Digital payments company Circle told a House committee on Wednesday its USDC stablecoin is fully backed by the US dollar and short-term government debt, addressing a question about the company’s recent change in the makeup of the digital coin’s reserves.
Stablecoins are a type of cryptocurrency that’s pegged to an asset such as a fiat currency, government bonds, or a precious metal.
“Yes, I can confirm that 100% of the reserves that back USDC are held in cash and short-duration US Treasuries,” Jeremy Allaire, CEO of Circle, told members of the House Financial Services Committee. He was responding to a question from Rep. Nydia Velázquez, a Democrat from New York, at a hearing on a wide range of issues about the $2.4 trillion cryptocurrency market.
Circle said that beginning in September it would hold all of USDC’s reserves in cash and short-duration US government treasuries. The company announced the shift in the composition of its reserves after an audit it released in July that showed about 61% of USDC’s reserves were backed by cash-related assets, with the rest made up by a mix of US Treasuries, Yankee CDs, commercial paper and corporate bonds. The company had previously said the stablecoin was a 1:1 representation of a US dollar on the ethereum blockchain.
Centre, a consortium between Circle and crypto exchange Coinbase that developed USDC, said in a late August blog post that Circle’s reserves had expanded beyond cash and cash equivalents in May 2021.
“Can you please explain why you were offering a stablecoin that wasn’t backed by fiat currency and what prompted you to make this change?,” Velázquez asked.
“USDC has been governed by the money-transmission statutes throughout the United States, the permissible investment rules of money-transmission statutes, the same statutes that govern the $35 billion of balances of PayPal or Square or other fintechs,” said Allaire. “And so we’ve always been within the statutory requirements and I think we’ve reported on that every month since USDC launched in 2018.”
Velázquez simultaneously put the same question to Paxos CEO Charles Cascarilla.
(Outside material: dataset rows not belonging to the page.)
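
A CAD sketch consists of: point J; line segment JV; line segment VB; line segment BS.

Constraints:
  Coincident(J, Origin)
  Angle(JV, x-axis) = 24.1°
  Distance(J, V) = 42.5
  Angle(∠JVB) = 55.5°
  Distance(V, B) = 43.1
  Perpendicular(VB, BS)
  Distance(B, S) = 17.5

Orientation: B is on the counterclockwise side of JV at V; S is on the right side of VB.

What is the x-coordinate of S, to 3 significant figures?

11.1

J is at the origin; JV runs at 24.1° with length 42.5, so V = 42.5·(cos 24.1°, sin 24.1°) = (38.8, 17.4). ∠JVB = 55.5°, so VB runs at 24.1° + (180° − 55.5°) = 149° from the x-axis; with |VB| = 43.1, B = V + 43.1·(cos 149°, sin 149°) = (2.01, 39.8). VB is perpendicular to BS; with |BS| = 17.5 on the right of VB, S = B + 17.5·(0.521, 0.854) = (11.1, 54.7). So S.x = 11.1.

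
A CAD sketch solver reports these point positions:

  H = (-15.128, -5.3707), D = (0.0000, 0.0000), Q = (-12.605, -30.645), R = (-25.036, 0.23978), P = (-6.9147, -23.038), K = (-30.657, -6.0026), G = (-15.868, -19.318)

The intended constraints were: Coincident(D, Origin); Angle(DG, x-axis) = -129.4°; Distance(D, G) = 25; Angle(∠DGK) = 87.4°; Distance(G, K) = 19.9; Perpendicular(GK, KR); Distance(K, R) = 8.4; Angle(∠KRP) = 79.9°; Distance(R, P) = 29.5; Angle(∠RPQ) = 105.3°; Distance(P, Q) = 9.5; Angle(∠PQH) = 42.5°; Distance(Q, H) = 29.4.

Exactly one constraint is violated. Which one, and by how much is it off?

Distance(Q, H) = 29.4 — off by 4.00.

D = (0.00, 0.00) ✓; DG at -129.4° ✓; |DG| = 25.00 ✓; ∠DGK = 87.40° ✓; |GK| = 19.90 ✓; ∠(GK, KR) = 90.00° ✓; |KR| = 8.400 ✓; ∠KRP = 79.90° ✓; |RP| = 29.50 ✓; ∠RPQ = 105.3° ✓; |PQ| = 9.500 ✓; ∠PQH = 42.50° ✓; |QH| = 25.40 ✗.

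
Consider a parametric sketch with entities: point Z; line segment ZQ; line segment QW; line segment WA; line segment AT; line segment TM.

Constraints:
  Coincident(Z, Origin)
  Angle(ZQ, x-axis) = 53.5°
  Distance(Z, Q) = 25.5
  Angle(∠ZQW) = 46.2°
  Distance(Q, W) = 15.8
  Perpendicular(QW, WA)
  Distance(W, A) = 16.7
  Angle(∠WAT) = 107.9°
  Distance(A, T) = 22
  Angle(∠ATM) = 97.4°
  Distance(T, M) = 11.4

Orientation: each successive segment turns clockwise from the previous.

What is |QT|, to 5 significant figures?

24.017

Z is at the origin; ZQ runs at 53.5° with length 25.5, so Q = (15.168, 20.498). ∠ZQW = 46.2° gives QW at -80.300° from the x-axis; with |QW| = 15.8, W = (17.830, 4.9242). QW is perpendicular to WA, so WA runs at -170.30°; with |WA| = 16.7, A = (1.3689, 2.1105). ∠WAT = 107.9° gives AT at 117.60° from the x-axis; with |AT| = 22.0, T = (-8.8236, 21.607). Then |QT| = |T − Q| = 24.017.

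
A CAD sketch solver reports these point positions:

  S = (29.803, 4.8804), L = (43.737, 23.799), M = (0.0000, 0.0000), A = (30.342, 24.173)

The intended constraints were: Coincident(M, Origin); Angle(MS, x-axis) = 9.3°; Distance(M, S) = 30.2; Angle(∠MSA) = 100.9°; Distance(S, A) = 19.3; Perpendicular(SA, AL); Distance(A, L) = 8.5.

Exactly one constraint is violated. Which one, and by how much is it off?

Distance(A, L) = 8.5 — off by 4.90.

M = (0.00, 0.00) ✓; MS at 9.300° ✓; |MS| = 30.20 ✓; ∠MSA = 100.9° ✓; |SA| = 19.30 ✓; ∠(SA, AL) = 90.00° ✓; |AL| = 13.40 ✗.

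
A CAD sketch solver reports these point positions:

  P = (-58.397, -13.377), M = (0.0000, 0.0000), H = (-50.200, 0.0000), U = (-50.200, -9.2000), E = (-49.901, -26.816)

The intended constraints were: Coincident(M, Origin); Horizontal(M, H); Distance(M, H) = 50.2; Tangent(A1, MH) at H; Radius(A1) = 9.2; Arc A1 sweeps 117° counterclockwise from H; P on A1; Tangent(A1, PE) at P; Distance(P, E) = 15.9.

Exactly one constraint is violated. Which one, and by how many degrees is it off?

Tangent(A1, PE) at P — off by 5.30°.

M = (0.00, 0.00) ✓; M.y = 0.00, H.y = 0.00 ✓; |MH| = 50.20 ✓; ∠(UH, HM) = 90.00° ✓; |UH| = 9.200 ✓; bearing(U→P) − bearing(U→H) = 117.0° ✓; |UP| = 9.200 ✓; ∠(UP, PE) = 84.70° ✗; |PE| = 15.90 ✓.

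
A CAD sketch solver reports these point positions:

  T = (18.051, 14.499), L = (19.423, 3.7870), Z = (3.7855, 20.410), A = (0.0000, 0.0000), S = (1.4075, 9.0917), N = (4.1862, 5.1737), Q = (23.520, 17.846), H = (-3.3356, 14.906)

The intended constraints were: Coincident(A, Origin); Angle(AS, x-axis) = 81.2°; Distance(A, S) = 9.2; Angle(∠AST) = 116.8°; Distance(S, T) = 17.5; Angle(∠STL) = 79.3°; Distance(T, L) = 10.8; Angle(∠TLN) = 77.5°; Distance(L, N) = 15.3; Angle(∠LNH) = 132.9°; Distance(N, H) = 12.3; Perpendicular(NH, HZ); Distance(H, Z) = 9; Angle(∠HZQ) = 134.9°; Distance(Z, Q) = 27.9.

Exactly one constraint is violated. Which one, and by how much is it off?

Distance(Z, Q) = 27.9 — off by 8.00.

A = (0.00, 0.00) ✓; AS at 81.20° ✓; |AS| = 9.200 ✓; ∠AST = 116.8° ✓; |ST| = 17.50 ✓; ∠STL = 79.30° ✓; |TL| = 10.80 ✓; ∠TLN = 77.50° ✓; |LN| = 15.30 ✓; ∠LNH = 132.9° ✓; |NH| = 12.30 ✓; ∠(NH, HZ) = 90.00° ✓; |HZ| = 9.000 ✓; ∠HZQ = 134.9° ✓; |ZQ| = 19.90 ✗.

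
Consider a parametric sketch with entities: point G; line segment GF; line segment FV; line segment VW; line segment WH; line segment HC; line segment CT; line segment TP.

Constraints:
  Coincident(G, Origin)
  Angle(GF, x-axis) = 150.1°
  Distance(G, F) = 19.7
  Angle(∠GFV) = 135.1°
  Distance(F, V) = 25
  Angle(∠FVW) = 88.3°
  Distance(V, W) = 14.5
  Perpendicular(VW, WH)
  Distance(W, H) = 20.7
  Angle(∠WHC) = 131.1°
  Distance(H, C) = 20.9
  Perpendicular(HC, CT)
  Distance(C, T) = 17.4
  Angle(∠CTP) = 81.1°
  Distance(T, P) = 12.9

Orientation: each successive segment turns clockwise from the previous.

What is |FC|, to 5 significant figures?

9.6576

G is at the origin; GF runs at 150.1° with length 19.7, so F = (-17.078, 9.8202). ∠GFV = 135.1° gives FV at 105.20° from the x-axis; with |FV| = 25.0, V = (-23.633, 33.946). ∠FVW = 88.3° gives VW at 13.500° from the x-axis; with |VW| = 14.5, W = (-9.5332, 37.331). The perpendicularity gives WH at right angles to VW, so WH runs at -76.500°; with |WH| = 20.7, H = (-4.7009, 17.203). ∠WHC = 131.1° gives HC at -125.40° from the x-axis; with |HC| = 20.9, C = (-16.808, 0.16635). Then |FC| = |C − F| = 9.6576.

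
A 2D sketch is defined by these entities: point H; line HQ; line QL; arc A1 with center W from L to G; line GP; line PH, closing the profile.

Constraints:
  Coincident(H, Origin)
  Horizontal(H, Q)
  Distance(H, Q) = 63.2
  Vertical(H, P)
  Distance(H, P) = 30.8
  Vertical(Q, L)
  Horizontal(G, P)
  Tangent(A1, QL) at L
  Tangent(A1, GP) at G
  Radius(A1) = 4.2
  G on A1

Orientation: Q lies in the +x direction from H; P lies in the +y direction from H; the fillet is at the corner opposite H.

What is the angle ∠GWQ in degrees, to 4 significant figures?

171.0°

H is at the origin; H and Q share the same y with |HQ| = 63.2 and Q on the +x side, so Q = (63.20, 0.000). HP is vertical with |HP| = 30.8 and P on the +y side, so P = (0.000, 30.80). The virtual corner opposite H is at (63.20, 30.80). The tangent condition forces WL to be normal to QL and since A1 is tangent to GP there, WG ⟂ GP, with radius 4.2, so the center W sits 4.2 in from both sides at W = (59.00, 26.60). That places the tangent points at L = (63.20, 26.60) on QL and G = (59.00, 30.80) on GP. Then cos ∠GWQ = WG·WQ / (|WG||WQ|), giving 171.0°.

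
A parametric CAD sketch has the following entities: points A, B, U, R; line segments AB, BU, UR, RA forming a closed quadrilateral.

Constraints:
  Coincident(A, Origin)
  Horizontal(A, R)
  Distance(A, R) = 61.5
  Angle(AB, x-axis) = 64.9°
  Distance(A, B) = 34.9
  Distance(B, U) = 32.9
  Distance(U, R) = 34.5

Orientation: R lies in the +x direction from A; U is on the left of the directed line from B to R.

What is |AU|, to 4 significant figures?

57.23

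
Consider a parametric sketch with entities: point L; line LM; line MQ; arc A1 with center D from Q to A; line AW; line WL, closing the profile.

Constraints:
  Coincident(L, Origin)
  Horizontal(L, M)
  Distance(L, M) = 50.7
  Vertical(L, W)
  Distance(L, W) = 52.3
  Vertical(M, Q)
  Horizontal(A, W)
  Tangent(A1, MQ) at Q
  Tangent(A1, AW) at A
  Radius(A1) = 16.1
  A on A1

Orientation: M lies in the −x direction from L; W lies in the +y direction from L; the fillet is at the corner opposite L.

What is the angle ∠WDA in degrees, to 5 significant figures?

65.047°

L is at the origin; L and M share the same y with |LM| = 50.7 and M on the −x side, so M = (-50.700, 0.0000). LW is vertical with |LW| = 52.3 and W on the +y side, so W = (0.0000, 52.300). The virtual corner opposite L is at (-50.700, 52.300). A1 meets MQ tangentially, so DQ is at right angles to MQ and tangency of A1 to AW means the radius DA is perpendicular to AW, with radius 16.1, so the center D sits 16.1 in from both sides at D = (-34.600, 36.200). That places the tangent points at Q = (-50.700, 36.200) on MQ and A = (-34.600, 52.300) on AW. Then cos ∠WDA = DW·DA / (|DW||DA|), giving 65.047°.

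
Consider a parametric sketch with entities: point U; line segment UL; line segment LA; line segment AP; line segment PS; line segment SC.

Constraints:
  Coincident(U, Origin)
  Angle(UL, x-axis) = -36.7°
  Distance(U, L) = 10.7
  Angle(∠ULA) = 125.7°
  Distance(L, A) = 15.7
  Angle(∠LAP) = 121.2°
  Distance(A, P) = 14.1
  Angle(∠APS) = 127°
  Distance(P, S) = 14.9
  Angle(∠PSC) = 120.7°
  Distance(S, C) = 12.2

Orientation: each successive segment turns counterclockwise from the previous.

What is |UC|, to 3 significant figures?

22.4

U is at the origin; UL runs at -36.7° with length 10.7, so L = (8.58, -6.39). ∠ULA = 125.7° gives LA at 17.6° from the x-axis; with |LA| = 15.7, A = (23.5, -1.65). ∠LAP = 121.2° gives AP at 76.4° from the x-axis; with |AP| = 14.1, P = (26.9, 12.1). ∠APS = 127.0° gives PS at 129° from the x-axis; with |PS| = 14.9, S = (17.4, 23.6). ∠PSC = 120.7° gives SC at -171° from the x-axis; with |SC| = 12.2, C = (5.34, 21.7). Then |UC| = |C − U| = 22.4.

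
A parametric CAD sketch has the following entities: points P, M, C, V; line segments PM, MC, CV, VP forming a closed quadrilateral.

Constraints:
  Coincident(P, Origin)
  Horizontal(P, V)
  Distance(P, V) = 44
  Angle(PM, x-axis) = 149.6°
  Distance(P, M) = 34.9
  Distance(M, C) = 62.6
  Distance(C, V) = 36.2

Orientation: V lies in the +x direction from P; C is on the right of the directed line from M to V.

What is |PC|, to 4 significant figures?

29.15

P is at the origin; PV is horizontal with |PV| = 44.0 and V in +x, so V = (44.0, 0). PM runs at 149.6° with |PM| = 34.9, so M = (-30.10, 17.66). C is determined by |MC| = 62.6 and |CV| = 36.2 together: it lies at the intersection of circle(M, 62.6) and circle(V, 36.2). With |MV| = 76.18, the foot of the radical line on MV is 55.21 from M and the perpendicular offset is √(62.6² − 55.21²) = 29.51. Taking the right-of-MV solution: C = (16.76, -23.84).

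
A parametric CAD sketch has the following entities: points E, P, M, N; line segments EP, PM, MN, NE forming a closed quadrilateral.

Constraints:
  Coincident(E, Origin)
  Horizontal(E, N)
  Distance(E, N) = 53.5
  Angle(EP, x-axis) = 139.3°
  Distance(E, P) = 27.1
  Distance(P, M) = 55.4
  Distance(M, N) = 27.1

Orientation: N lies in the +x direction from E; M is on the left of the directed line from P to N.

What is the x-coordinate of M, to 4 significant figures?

34.82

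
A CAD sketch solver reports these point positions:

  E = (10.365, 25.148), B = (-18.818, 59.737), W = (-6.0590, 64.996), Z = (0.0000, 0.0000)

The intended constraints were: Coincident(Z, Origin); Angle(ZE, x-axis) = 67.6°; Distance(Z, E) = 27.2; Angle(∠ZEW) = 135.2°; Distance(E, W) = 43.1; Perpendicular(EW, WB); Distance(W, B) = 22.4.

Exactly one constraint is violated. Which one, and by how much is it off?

Distance(W, B) = 22.4 — off by 8.60.

Z = (0.00, 0.00) ✓; ZE at 67.60° ✓; |ZE| = 27.20 ✓; ∠ZEW = 135.2° ✓; |EW| = 43.10 ✓; ∠(EW, WB) = 90.00° ✓; |WB| = 13.80 ✗.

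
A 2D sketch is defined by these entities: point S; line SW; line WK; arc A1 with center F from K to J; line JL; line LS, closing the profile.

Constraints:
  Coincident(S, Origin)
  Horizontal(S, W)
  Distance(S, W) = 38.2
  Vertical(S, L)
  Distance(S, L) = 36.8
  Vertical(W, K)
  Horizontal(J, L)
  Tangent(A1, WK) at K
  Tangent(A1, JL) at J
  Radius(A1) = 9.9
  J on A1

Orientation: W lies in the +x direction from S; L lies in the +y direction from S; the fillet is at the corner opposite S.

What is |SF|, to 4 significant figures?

39.04

S is at the origin; SW is horizontal with |SW| = 38.2 and W on the +x side, so W = (38.20, 0.000). S and L share the same x with |SL| = 36.8 and L on the +y side, so L = (0.000, 36.80). The virtual corner opposite S is at (38.20, 36.80). Tangency of A1 to WK means the radius FK is perpendicular to WK and since A1 is tangent to JL there, FJ ⟂ JL, with radius 9.9, so the center F sits 9.9 in from both sides at F = (28.30, 26.90). Then |SF| = |F − S| = 39.04.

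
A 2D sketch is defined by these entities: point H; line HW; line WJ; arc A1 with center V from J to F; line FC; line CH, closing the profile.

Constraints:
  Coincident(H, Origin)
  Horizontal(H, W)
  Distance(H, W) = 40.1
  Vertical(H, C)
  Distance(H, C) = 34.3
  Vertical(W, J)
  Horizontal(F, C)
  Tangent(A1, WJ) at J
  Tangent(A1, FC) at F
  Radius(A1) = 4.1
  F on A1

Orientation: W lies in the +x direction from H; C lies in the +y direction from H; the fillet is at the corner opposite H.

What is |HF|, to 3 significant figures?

49.7

The virtual corner opposite H is at (40.1, 34.3). The tangent condition forces VJ to be normal to WJ and A1 meets FC tangentially, so VF is at right angles to FC, with radius 4.1, so the center V sits 4.1 in from both sides at V = (36.0, 30.2). That places the tangent points at J = (40.1, 30.2) on WJ and F = (36.0, 34.3) on FC. Then |HF| = |F − H| = 49.7.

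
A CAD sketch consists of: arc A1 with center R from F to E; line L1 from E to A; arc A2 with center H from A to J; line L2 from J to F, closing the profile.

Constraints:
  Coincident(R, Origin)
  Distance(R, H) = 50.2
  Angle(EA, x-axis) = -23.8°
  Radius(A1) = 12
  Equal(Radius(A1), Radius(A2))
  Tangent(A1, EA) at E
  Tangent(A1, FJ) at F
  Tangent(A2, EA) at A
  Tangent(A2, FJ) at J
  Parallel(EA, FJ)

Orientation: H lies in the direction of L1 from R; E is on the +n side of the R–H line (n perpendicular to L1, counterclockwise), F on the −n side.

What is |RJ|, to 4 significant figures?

51.61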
Paxos runs the Pax Dollar, or USDP, stablecoin.
“We have always only backed our stable coin by short-term Treasuries or cash and cash equivalents,” said Cascarilla. “And the reason we did that is because we have a regulated stable coin. We’re overseen by the New York Department of Financial Services,” he said.
Cascarilla continued: “We operate through our trust company. We have a primary regulator – that primary regulator also regulates our token. And importantly, that primary regulator sets the supervisory agreement with which we’re able to then offer our products and so this was a statutory requirement for us.”